Fleshj27 - Jun 16, 2013 7:19 pm - Voted 10/10

History Major

I like it! Hope you got a good grade and published.

Matt Lemke

Matt Lemke - Jun 19, 2013 6:41 pm - Voted 10/10

Awesome Article!

I read the entire thing. Very well written!

Josh Lewis

Josh Lewis - Jun 24, 2013 5:52 am - Voted 10/10

Lots of Info

I listened to Matt read the article out loud which caught my attention. You have earned my rare 10/10, well done Jacob.

nicozone

nicozone - Jul 5, 2013 5:41 pm - Hasn't voted

The next step?

This is an excellent entry into the cannon of Pacific Northwest climbing literature and historiography (which admittedly is not large).
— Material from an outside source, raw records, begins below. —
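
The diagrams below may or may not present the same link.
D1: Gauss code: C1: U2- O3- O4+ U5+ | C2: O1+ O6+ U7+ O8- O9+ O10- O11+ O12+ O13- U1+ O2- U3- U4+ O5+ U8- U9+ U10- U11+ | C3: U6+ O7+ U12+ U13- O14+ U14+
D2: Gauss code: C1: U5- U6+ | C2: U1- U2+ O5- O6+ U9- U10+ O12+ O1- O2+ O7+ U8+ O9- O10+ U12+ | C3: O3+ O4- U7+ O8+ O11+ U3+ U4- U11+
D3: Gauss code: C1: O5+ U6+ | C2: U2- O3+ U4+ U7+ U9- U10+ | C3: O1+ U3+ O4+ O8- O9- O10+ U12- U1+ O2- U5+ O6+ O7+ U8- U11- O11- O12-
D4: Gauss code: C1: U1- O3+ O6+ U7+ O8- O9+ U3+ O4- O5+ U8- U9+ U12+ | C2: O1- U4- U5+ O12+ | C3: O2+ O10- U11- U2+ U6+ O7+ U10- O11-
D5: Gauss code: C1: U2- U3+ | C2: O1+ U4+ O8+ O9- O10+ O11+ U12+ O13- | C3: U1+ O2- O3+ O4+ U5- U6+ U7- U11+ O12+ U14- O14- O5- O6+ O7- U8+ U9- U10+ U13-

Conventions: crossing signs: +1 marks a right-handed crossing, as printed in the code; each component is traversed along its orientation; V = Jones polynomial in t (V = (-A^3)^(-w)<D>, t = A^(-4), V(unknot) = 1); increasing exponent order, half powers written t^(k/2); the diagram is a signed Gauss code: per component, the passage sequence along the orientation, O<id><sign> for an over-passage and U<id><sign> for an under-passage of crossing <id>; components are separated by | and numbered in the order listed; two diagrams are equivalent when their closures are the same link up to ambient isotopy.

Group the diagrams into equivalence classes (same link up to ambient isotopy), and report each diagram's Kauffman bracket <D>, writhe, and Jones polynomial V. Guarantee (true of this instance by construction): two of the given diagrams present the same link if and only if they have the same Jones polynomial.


grouping into links: {D1, D2, D4} | {D3} | {D5}
V(D1) = 1 + t + t^2 + t^3  (w +4, c 14, <D> = 1 + A^4 + A^8 + A^12)
D2 (bracket 1 + A^4 + A^8 + A^12; 12 crossings at w = +4): V = 1 + t + t^2 + t^3
V(D3) = t + 2t^3 + t^5  [12 crossings, <D> = A^-14 + 2A^-6 + A^2, w = +2]
D4 (bracket A^-6 + A^-2 + A^2 + A^6; 12 crossings at w = +2): V = 1 + t + t^2 + t^3
V(D5) = 1 + t^3 + t^4 + t^5  (w +2, c 14, <D> = A^-14 + A^-10 + A^-6 + A^6)
why: V(t) takes 3 values over 5 diagrams, fixing the grouping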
I'm sure that you were constrained by time and effort-required, but I feel that I speak for others in the climbing community when I say it would be nice to see this pushed further. There is certainly enough content that this could become a book length piece regarding the evolution of climbing culture in the PNW. There seems (to me at least) to be a need for such reflective analysis that is localized to our backyard crags and peaks. Excellent article!

jacobsmith

jacobsmith - Jul 7, 2013 7:23 pm - Hasn't voted

Re: The next step?

long term that is definitely the plan. i would like to expand/focus the project on the 1930s through the 1990s and use the PNW as a case study of the interaction between climbing and mainstream culture, and my work over the next couple years will be moving in that direction.
the big, heinous task in front of me is probably tabulating the information in the Beckey guides so that i can look at the chronology and identify patterns, instead of just looking up specific peaks like i have been doing.

schmiddlearth - Dec 20, 2020 6:55 pm - Hasn't voted

Thanks

Well done. Check the date for the opening of the North Cascade Highway, as I believe it was later than the 1950’s.